Our results clearly show high rates of poly-drug use among injection heroin users in Mombasa. It is highly likely that the complex interactions of opioids and/or active compounds in bhang (Δ9-tetrahydrocannabinol), cigarettes (nicotine), rohypnol (benzodiazepines), alcohol, khat (cathinone), and anti-retroviral drugs promote the occurrence of drug dependence and adverse events. With regards to clinical chemistry profiles, such complex interactions induce hepatic metabolic derangements leading to toxicity and altered profiles of clinical chemistry markers. Consistent with these propositions, previous studies among drug users showed that interactions between opioids and benzodiazepines or alcohol increase occurrence of adverse events, overdose and death , as nicotine increase rates of opioid consumption . In addition, drugs of abuse (alcohol, opioids, benzodiazepines, marijuana, and nicotine) reduce the efficacy of anti-retroviral drugs leading to toxicity, treatment failure and high viral loads . Taken together, poly-drug use appears to promote toxicity leading to altered clinical chemistry profiles in both HIV-1 infected and uninfected injection drug users.
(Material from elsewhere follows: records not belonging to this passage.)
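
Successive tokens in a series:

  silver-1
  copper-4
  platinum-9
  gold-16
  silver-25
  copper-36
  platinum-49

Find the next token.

Metal — repeats silver → copper → platinum → gold: silver, copper, platinum, gold, silver, copper, platinum → gold.
Second component — perfect squares: 1², 2², 3², …: 1, 4, 9, 16, 25, 36, 49 → 64.
Putting it together: gold-64.

gold-64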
While a prospective design would have been important in examining the utility of clinical chemistry markers, in response to drug rehabilitation and HIV treatment, this cross-sectional study provides the first baseline information for screening of injection drug users for initiating and monitoring anti-retroviral treatments in Kenya. Although recruitment into this study was based on self-reported injection heroin use, it is possible that the study participants were also using other opioids, hence the need to carry out toxicological analyses to provide additional insights into the complex interactions between injection drugs and anti-retroviral treatment. These collectively can be linked to clinical laboratory markers and patient prognosis in a prospective approach.